The LA Times, reports, “So far, Tesla has sold $131 million in credits to casinos and has booked a total of $163 million in anticipation of more sales soon.”  Casinos have been the primary buyers of these tax credits at 85 to 95 cents on the dollar to apply towards monthly gaming revenue taxes.

Tesla has another $32 million worth of credits available, with $17 million ready next month.  But, as the Times reports, after losing $2.2 billion last year “$17 million in casino cash could almost be considered a rounding error.


Four years later, its apparent Reid and Sandoval and Roberson fell for Musk’s lies.  “Let’s just say Tesla and Mr. Musk have a broad interpretation of the truth,” Jim Chanos, founder of Kynikos Associates, told CNBC’s Kelly Evans. “There have been all kinds of announcements that this company has made … that turned out not to be true.”

Chanos, who famously uncovered, and profited from, the Enron fraud, says Tesla is worthless.

Also believing Tesla stock is worth zero is a Yale-trained trial lawyer and money manager who goes by the name Montana Skeptic. Mr. Skeptic told Jim Grant that the Northern Nevada gigafactory is only a third the size it was supposed to be and that the cells Panasonic is producing, and Tesla is committed to buy, is old technology. The rest of the EV world has shifted to a pouch technology.

“Tesla is not a business enterprise,” says Skeptic, but “is the new religion of our day,” with Musk as minister of this anti fossil fuel church.


Besides misleading shareholders, the company has no shortage of legal troubles with 2 percent of Tesla automobiles subject to lemon law litigation. For other carmakers, that percentage is only 0.1 or 0.2 percent.

Explaining why he is short Tesla stock, Chanos told Reuters, “Put it this way. If you wouldn’t be short a multi-billion-dollar loss-making enterprise in a cyclical business, with a leveraged balance sheet, questionable accounting, every executive leaving, run by a CEO with a questionable relationship with the truth, what would you be short?
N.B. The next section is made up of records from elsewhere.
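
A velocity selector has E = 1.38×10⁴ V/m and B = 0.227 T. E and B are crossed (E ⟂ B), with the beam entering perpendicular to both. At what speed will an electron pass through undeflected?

Zero net Lorentz force requires |qE| = |q v×B|, i.e. E = vB.
v = E/B = 1.38×10⁴/0.227 = 6.08×10⁴ m/s.

v = 6.08×10⁴ m/s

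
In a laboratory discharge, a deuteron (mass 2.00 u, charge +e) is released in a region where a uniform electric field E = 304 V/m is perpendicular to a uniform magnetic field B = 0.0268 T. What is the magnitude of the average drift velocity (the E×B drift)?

The E×B drift speed is v_d = E/B.
v_d = 304/0.0268 = 1.13×10⁴ m/s.

v_d ≈ 1.13×10⁴ m/s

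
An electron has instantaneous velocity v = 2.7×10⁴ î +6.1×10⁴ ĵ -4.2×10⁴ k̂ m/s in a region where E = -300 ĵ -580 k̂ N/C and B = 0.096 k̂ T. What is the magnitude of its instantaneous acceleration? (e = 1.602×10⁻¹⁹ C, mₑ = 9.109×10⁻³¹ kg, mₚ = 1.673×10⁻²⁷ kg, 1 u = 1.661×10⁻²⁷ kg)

|a| ≈ 1.15×10¹⁵ m/s²

v×B = (5860, -2590, 0) N/C.
E + v×B = (5860, -2890, -580) N/C.
F = q(E + v×B) = (−1.602×10⁻¹⁹ C)·(5860, -2890, -580) = (-9.38×10⁻¹⁶, 4.63×10⁻¹⁶, 9.29×10⁻¹⁷) N.
|a| = |F|/m = 1.050×10⁻¹⁵/9.109×10⁻³¹ ≈ 1.15×10¹⁵ m/s².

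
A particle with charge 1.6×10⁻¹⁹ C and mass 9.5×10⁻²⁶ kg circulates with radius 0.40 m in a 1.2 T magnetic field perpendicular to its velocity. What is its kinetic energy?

v = |q|Br/m, then KE = ½mv² = (qBr)²/(2m).
v = (1.6×10⁻¹⁹)(1.2)(0.40)/9.5×10⁻²⁶ ≈ 8.084×10⁵ m/s.
KE = ½(9.5×10⁻²⁶)(8.084×10⁵)² ≈ 3.1×10⁻¹⁴ J.

KE ≈ 3.1×10⁻¹⁴ J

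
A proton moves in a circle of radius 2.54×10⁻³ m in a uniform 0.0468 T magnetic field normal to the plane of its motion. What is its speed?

From |q|vB = mv²/r, v = |q|Br/m.
v = (1.602×10⁻¹⁹)(0.0468)(2.54×10⁻³)/1.673×10⁻²⁷ ≈ 1.14×10⁴ m/s.

v ≈ 1.14×10⁴ m/s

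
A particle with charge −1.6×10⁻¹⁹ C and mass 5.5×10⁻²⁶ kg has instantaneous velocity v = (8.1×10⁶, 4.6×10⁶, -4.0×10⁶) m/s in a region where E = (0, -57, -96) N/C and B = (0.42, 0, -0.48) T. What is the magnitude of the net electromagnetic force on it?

v×B = (-2.21×10⁶, 2.21×10⁶, -1.93×10⁶) N/C.
E + v×B = (-2.21×10⁶, 2.21×10⁶, -1.93×10⁶) N/C.
F = q(E + v×B) = (−1.6×10⁻¹⁹ C)·(-2.21×10⁶, 2.21×10⁶, -1.93×10⁶) = (3.53×10⁻¹³, -3.53×10⁻¹³, 3.09×10⁻¹³) N.
|F| = 5.88×10⁻¹³ N.

|F| ≈ 5.88×10⁻¹³ N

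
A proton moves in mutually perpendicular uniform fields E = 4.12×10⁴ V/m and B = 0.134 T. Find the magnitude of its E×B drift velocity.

The E×B drift speed is v_d = E/B.
v_d = 4.12×10⁴/0.134 = 3.07×10⁵ m/s.

v_d ≈ 3.07×10⁵ m/s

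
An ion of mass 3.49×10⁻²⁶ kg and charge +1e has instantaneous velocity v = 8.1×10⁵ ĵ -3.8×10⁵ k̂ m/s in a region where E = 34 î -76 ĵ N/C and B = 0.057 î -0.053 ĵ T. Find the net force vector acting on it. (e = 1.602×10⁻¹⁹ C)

v×B = (-2.01×10⁴, -2.17×10⁴, -4.62×10⁴) N/C.
E + v×B = (-2.01×10⁴, -2.17×10⁴, -4.62×10⁴) N/C.
F = q(E + v×B) = (1.602×10⁻¹⁹ C)·(-2.01×10⁴, -2.17×10⁴, -4.62×10⁴) = (-3.22×10⁻¹⁵, -3.48×10⁻¹⁵, -7.40×10⁻¹⁵) N.

F ≈ (-3.22×10⁻¹⁵, -3.48×10⁻¹⁵, -7.40×10⁻¹⁵) N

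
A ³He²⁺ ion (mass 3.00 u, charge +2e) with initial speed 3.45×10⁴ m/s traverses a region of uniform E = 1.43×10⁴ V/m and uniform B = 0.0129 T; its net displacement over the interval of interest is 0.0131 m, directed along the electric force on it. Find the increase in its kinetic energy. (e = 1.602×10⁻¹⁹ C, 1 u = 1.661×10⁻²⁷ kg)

ΔKE ≈ 6.00×10⁻¹⁷ J

The magnetic force is always ⟂ v and does no work; only the electric force changes KE.
ΔKE = F_E · d = |q|E d = (3.204×10⁻¹⁹)(1.43×10⁴)(0.0131) ≈ 6.00×10⁻¹⁷ J.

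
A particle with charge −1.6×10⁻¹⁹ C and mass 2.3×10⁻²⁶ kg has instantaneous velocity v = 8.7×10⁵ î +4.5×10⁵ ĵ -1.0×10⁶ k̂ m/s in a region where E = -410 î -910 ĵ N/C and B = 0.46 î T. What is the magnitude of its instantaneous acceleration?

|a| ≈ 3.51×10¹² m/s²

v×B = (0, -4.60×10⁵, -2.07×10⁵) N/C.
E + v×B = (-410, -4.61×10⁵, -2.07×10⁵) N/C.
F = q(E + v×B) = (−1.6×10⁻¹⁹ C)·(-410, -4.61×10⁵, -2.07×10⁵) = (6.56×10⁻¹⁷, 7.37×10⁻¹⁴, 3.31×10⁻¹⁴) N.
|a| = |F|/m = 8.084×10⁻¹⁴/2.3×10⁻²⁶ ≈ 3.51×10¹² m/s².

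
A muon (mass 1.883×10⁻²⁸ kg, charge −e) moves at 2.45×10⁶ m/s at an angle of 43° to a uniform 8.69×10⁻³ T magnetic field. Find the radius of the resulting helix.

v⊥ = v sinθ = 2.45×10⁶·sin43° ≈ 1.671×10⁶ m/s.
r = m v⊥/(|q|B) = (1.883×10⁻²⁸)(1.671×10⁶)/((1.602×10⁻¹⁹)(8.69×10⁻³)) ≈ 0.226 m.

r ≈ 0.226 m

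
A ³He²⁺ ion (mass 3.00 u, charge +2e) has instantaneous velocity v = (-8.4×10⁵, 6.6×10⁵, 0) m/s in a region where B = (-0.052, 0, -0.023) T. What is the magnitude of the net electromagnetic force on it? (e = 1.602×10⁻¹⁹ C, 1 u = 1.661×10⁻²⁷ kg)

v×B = (-1.52×10⁴, -1.93×10⁴, 3.43×10⁴) N/C.
F = q v×B = (3.204×10⁻¹⁹ C)·(-1.52×10⁴, -1.93×10⁴, 3.43×10⁴) = (-4.86×10⁻¹⁵, -6.19×10⁻¹⁵, 1.10×10⁻¹⁴) N.
|F| = 1.35×10⁻¹⁴ N.

|F| ≈ 1.35×10⁻¹⁴ N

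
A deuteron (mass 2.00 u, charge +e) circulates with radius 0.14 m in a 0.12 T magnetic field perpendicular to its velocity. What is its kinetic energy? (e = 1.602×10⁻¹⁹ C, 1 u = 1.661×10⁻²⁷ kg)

KE ≈ 1.1×10⁻¹⁵ J

v = |q|Br/m, then KE = ½mv² = (qBr)²/(2m).
v = (1.602×10⁻¹⁹)(0.12)(0.14)/3.322×10⁻²⁷ ≈ 8.102×10⁵ m/s.
KE = ½(3.322×10⁻²⁷)(8.102×10⁵)² ≈ 1.1×10⁻¹⁵ J.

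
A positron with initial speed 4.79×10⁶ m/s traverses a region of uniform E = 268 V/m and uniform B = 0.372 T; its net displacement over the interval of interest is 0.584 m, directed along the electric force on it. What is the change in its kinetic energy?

ΔKE ≈ 2.51×10⁻¹⁷ J

The magnetic force is always ⟂ v and does no work; only the electric force changes KE.
ΔKE = F_E · d = |q|E d = (1.602×10⁻¹⁹)(268)(0.584) ≈ 2.51×10⁻¹⁷ J.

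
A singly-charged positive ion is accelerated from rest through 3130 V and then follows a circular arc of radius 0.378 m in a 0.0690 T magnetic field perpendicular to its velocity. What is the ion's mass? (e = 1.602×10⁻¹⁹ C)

Combine |q|V = ½mv² and r = mv/(|q|B): eliminate v to get m = qB²r²/(2V).
m = (1.602×10⁻¹⁹)(0.0690)²(0.378)²/(2·3130) ≈ 1.74×10⁻²⁶ kg.

m ≈ 1.74×10⁻²⁶ kg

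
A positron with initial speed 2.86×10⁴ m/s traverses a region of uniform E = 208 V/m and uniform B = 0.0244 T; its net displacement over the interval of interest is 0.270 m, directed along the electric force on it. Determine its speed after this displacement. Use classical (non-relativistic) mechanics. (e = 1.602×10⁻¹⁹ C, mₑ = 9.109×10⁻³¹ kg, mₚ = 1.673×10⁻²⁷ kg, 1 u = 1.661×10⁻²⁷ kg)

v_f ≈ 4.44×10⁶ m/s

B does no work; ΔKE = |q|E d.
½mv_f² = ½mv₀² + |q|Ed = ½(9.109×10⁻³¹)(2.86×10⁴)² + (1.602×10⁻¹⁹)(208)(0.270) ≈ 3.725×10⁻²² J + 8.997×10⁻¹⁸ J ≈ 8.997×10⁻¹⁸ J.
v_f = √(2·8.997×10⁻¹⁸/9.109×10⁻³¹) ≈ 4.44×10⁶ m/s.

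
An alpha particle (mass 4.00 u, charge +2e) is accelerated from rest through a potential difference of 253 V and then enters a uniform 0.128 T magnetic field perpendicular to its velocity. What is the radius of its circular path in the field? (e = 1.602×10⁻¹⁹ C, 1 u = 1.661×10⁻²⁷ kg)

Acceleration: |q|V = ½mv² ⇒ v = √(2|q|V/m) = √(2·3.204×10⁻¹⁹·253/6.644×10⁻²⁷) ≈ 1.562×10⁵ m/s.
In the field: r = mv/(|q|B) = (6.644×10⁻²⁷)(1.562×10⁵)/((3.204×10⁻¹⁹)(0.128)) ≈ 0.0253 m.

r ≈ 0.0253 m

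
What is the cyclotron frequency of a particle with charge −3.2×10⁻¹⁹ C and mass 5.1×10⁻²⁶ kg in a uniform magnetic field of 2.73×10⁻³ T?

f = |q|B/(2πm).
f = (3.2×10⁻¹⁹)(2.73×10⁻³)/(2π·5.1×10⁻²⁶) ≈ 2730 Hz.

f ≈ 2730 Hz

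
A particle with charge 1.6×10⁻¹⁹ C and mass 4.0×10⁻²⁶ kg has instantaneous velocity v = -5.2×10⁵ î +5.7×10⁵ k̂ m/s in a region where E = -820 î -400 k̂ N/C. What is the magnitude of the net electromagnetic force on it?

Only an electric field acts, so F = qE = (1.6×10⁻¹⁹ C)·(-820, 0, -400) = (-1.31×10⁻¹⁶, 0, -6.40×10⁻¹⁷) N.
|F| = 1.46×10⁻¹⁶ N.

|F| ≈ 1.46×10⁻¹⁶ N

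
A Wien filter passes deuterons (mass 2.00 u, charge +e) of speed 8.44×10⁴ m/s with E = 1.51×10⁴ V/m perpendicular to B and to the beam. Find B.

Balance of forces in the selector: qE = qvB ⇒ B = E/v.
B = 1.51×10⁴/8.44×10⁴ = 0.179 T.

B = 0.179 T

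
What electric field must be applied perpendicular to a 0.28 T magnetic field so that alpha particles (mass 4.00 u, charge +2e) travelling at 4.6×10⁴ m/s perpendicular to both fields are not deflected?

E = 1.3×10⁴ V/m

For straight-line motion qE = qvB, so E = vB.
E = 4.6×10⁴ × 0.28 = 1.3×10⁴ V/m.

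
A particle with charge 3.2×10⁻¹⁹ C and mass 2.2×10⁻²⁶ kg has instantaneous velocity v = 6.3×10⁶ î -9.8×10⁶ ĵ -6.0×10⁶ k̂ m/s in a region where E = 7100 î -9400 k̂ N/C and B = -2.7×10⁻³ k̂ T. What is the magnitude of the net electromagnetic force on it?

|F| ≈ 1.24×10⁻¹⁴ N

v×B = (2.65×10⁴, 1.70×10⁴, 0) N/C.
E + v×B = (3.36×10⁴, 1.70×10⁴, -9400) N/C.
F = q(E + v×B) = (3.2×10⁻¹⁹ C)·(3.36×10⁴, 1.70×10⁴, -9400) = (1.07×10⁻¹⁴, 5.44×10⁻¹⁵, -3.01×10⁻¹⁵) N.
|F| = 1.24×10⁻¹⁴ N.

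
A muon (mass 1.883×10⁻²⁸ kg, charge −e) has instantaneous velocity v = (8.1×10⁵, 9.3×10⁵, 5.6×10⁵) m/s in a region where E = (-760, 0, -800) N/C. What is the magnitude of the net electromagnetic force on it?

Only an electric field acts, so F = qE = (−1.602×10⁻¹⁹ C)·(-760, 0, -800) = (1.22×10⁻¹⁶, 0, 1.28×10⁻¹⁶) N.
|F| = 1.77×10⁻¹⁶ N.

|F| ≈ 1.77×10⁻¹⁶ N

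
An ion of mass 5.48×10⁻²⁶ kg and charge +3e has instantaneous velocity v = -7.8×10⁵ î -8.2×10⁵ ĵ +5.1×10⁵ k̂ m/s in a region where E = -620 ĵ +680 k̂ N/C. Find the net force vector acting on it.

Only an electric field acts, so F = qE = (4.806×10⁻¹⁹ C)·(0, -620, 680) = (0, -2.98×10⁻¹⁶, 3.27×10⁻¹⁶) N.

F ≈ (0, -2.98×10⁻¹⁶, 3.27×10⁻¹⁶) N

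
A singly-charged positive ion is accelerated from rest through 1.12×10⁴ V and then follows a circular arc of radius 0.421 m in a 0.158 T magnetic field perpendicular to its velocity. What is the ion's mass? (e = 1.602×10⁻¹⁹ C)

Combine |q|V = ½mv² and r = mv/(|q|B): eliminate v to get m = qB²r²/(2V).
m = (1.602×10⁻¹⁹)(0.158)²(0.421)²/(2·1.12×10⁴) ≈ 3.16×10⁻²⁶ kg.

m ≈ 3.16×10⁻²⁶ kg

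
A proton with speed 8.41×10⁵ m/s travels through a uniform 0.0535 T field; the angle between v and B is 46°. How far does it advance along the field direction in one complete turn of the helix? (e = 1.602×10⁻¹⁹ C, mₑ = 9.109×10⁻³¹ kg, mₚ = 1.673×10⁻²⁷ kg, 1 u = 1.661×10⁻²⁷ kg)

p ≈ 0.717 m

v∥ = v cosθ = 8.41×10⁵·cos46° ≈ 5.842×10⁵ m/s.
T = 2πm/(|q|B) = 2π(1.673×10⁻²⁷)/((1.602×10⁻¹⁹)(0.0535)) ≈ 1.226×10⁻⁶ s.
pitch = v∥ T = (5.842×10⁵)(1.226×10⁻⁶) ≈ 0.717 m.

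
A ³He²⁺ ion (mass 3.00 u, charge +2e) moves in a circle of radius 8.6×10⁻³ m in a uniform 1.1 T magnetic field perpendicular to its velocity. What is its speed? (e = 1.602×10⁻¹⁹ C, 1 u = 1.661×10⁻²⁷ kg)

From |q|vB = mv²/r, v = |q|Br/m.
v = (3.204×10⁻¹⁹)(1.1)(8.6×10⁻³)/4.983×10⁻²⁷ ≈ 6.1×10⁵ m/s.

v ≈ 6.1×10⁵ m/s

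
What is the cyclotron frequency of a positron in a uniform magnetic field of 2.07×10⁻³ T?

f ≈ 5.79×10⁷ Hz

f = |q|B/(2πm).
f = (1.602×10⁻¹⁹)(2.07×10⁻³)/(2π·9.109×10⁻³¹) ≈ 5.79×10⁷ Hz.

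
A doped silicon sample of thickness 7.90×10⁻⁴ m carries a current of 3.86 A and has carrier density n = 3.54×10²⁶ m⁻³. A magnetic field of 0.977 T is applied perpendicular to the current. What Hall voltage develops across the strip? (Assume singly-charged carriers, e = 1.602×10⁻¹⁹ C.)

V_H ≈ 8.42×10⁻⁵ V

V_H = IB/(n e t).
V_H = (3.86)(0.977)/((3.54×10²⁶)(1.602×10⁻¹⁹)(7.90×10⁻⁴)) ≈ 8.42×10⁻⁵ V.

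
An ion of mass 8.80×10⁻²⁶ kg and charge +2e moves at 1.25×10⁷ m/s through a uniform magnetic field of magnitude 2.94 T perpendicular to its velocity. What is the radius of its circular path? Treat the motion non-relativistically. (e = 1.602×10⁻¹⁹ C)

r ≈ 1.17 m

The magnetic force provides the centripetal force: |q|vB = mv²/r.
r = mv/(|q|B) = (8.80×10⁻²⁶)(1.25×10⁷)/((3.204×10⁻¹⁹)(2.94)) ≈ 1.17 m.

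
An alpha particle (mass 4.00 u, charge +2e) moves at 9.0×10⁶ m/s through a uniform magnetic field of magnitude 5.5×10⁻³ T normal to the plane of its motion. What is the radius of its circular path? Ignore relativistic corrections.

The magnetic force provides the centripetal force: |q|vB = mv²/r.
r = mv/(|q|B) = (6.644×10⁻²⁷)(9.0×10⁶)/((3.204×10⁻¹⁹)(5.5×10⁻³)) ≈ 34 m.

r ≈ 34 m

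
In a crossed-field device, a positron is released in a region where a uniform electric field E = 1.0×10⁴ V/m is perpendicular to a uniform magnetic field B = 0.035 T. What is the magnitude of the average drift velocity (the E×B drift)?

The E×B drift speed is v_d = E/B.
v_d = 1.0×10⁴/0.035 = 2.9×10⁵ m/s.

v_d ≈ 2.9×10⁵ m/s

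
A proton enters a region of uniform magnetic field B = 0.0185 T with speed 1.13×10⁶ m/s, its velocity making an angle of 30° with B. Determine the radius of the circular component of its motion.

v⊥ = v sinθ = 1.13×10⁶·sin30° ≈ 5.650×10⁵ m/s.
r = m v⊥/(|q|B) = (1.673×10⁻²⁷)(5.650×10⁵)/((1.602×10⁻¹⁹)(0.0185)) ≈ 0.319 m.

r ≈ 0.319 m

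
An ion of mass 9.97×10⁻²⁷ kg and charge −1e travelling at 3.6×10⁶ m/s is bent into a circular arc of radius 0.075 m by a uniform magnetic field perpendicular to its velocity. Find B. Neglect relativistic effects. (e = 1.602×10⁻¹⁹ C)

From |q|vB = mv²/r, B = mv/(|q|r).
B = (9.97×10⁻²⁷)(3.6×10⁶)/((1.602×10⁻¹⁹)(0.075)) ≈ 3.0 T.

B ≈ 3.0 T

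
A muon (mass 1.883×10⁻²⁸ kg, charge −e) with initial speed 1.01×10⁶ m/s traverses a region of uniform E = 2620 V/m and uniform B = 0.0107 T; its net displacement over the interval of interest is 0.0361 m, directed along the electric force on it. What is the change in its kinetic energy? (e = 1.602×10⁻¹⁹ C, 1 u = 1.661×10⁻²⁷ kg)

The magnetic force is always ⟂ v and does no work; only the electric force changes KE.
ΔKE = F_E · d = |q|E d = (1.602×10⁻¹⁹)(2620)(0.0361) ≈ 1.52×10⁻¹⁷ J.

ΔKE ≈ 1.52×10⁻¹⁷ J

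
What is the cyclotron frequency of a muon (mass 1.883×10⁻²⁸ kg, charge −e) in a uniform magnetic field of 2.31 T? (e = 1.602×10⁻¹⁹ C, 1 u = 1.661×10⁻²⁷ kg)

f = |q|B/(2πm).
f = (1.602×10⁻¹⁹)(2.31)/(2π·1.883×10⁻²⁸) ≈ 3.13×10⁸ Hz.

f ≈ 3.13×10⁸ Hz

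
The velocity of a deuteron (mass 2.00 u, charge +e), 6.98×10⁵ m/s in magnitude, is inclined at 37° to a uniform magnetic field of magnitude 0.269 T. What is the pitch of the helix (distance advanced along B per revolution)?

v∥ = v cosθ = 6.98×10⁵·cos37° ≈ 5.574×10⁵ m/s.
T = 2πm/(|q|B) = 2π(3.322×10⁻²⁷)/((1.602×10⁻¹⁹)(0.269)) ≈ 4.844×10⁻⁷ s.
pitch = v∥ T = (5.574×10⁵)(4.844×10⁻⁷) ≈ 0.270 m.

p ≈ 0.270 m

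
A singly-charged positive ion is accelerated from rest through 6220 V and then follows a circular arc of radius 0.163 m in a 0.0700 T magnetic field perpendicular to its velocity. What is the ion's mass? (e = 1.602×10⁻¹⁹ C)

m ≈ 1.68×10⁻²⁷ kg

Combine |q|V = ½mv² and r = mv/(|q|B): eliminate v to get m = qB²r²/(2V).
m = (1.602×10⁻¹⁹)(0.0700)²(0.163)²/(2·6220) ≈ 1.68×10⁻²⁷ kg.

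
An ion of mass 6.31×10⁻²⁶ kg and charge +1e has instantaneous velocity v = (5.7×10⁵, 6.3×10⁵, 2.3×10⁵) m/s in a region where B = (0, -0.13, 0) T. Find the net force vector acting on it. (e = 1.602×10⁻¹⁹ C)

F ≈ (4.79×10⁻¹⁵, 0, -1.19×10⁻¹⁴) N

v×B = (2.99×10⁴, 0, -7.41×10⁴) N/C.
F = q v×B = (1.602×10⁻¹⁹ C)·(2.99×10⁴, 0, -7.41×10⁴) = (4.79×10⁻¹⁵, 0, -1.19×10⁻¹⁴) N.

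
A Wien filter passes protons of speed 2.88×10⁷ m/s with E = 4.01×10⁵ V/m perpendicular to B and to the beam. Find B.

Balance of forces in the selector: qE = qvB ⇒ B = E/v.
B = 4.01×10⁵/2.88×10⁷ = 0.0139 T.

B = 0.0139 T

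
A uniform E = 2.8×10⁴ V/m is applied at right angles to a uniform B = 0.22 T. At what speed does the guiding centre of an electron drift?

v_d ≈ 1.3×10⁵ m/s

The steady drift has the magnetic force balancing the electric force, so v_d = E/B.
v_d = 2.8×10⁴/0.22 = 1.3×10⁵ m/s.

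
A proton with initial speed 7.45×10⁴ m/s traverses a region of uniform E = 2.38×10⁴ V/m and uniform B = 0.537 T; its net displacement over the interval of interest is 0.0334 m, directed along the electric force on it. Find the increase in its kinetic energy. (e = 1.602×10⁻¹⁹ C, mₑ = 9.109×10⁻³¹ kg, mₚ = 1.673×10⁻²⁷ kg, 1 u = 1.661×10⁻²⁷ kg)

ΔKE ≈ 1.27×10⁻¹⁶ J

The magnetic force is always ⟂ v and does no work; only the electric force changes KE.
ΔKE = F_E · d = |q|E d = (1.602×10⁻¹⁹)(2.38×10⁴)(0.0334) ≈ 1.27×10⁻¹⁶ J.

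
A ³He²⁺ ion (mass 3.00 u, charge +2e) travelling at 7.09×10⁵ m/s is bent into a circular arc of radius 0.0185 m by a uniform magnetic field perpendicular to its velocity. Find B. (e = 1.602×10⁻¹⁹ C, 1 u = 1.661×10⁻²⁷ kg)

From |q|vB = mv²/r, B = mv/(|q|r).
B = (4.983×10⁻²⁷)(7.09×10⁵)/((3.204×10⁻¹⁹)(0.0185)) ≈ 0.596 T.

B ≈ 0.596 T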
It sort of ticks all the boxes.”

While Chanos (whose cousin George was Nevada Attorney General) is short Tesla for all the right reasons, Sandoval, Reid and Roberson have Nevada taxpayers propping up what historians will view one day as a gigantic corporate fraud at the expense of Taxpayers and government services.  

Ayn Rand said “Government ‘help’ to business is just as disastrous as government persecution…the only way a government can be of service to national prosperity is by keeping its hands off.”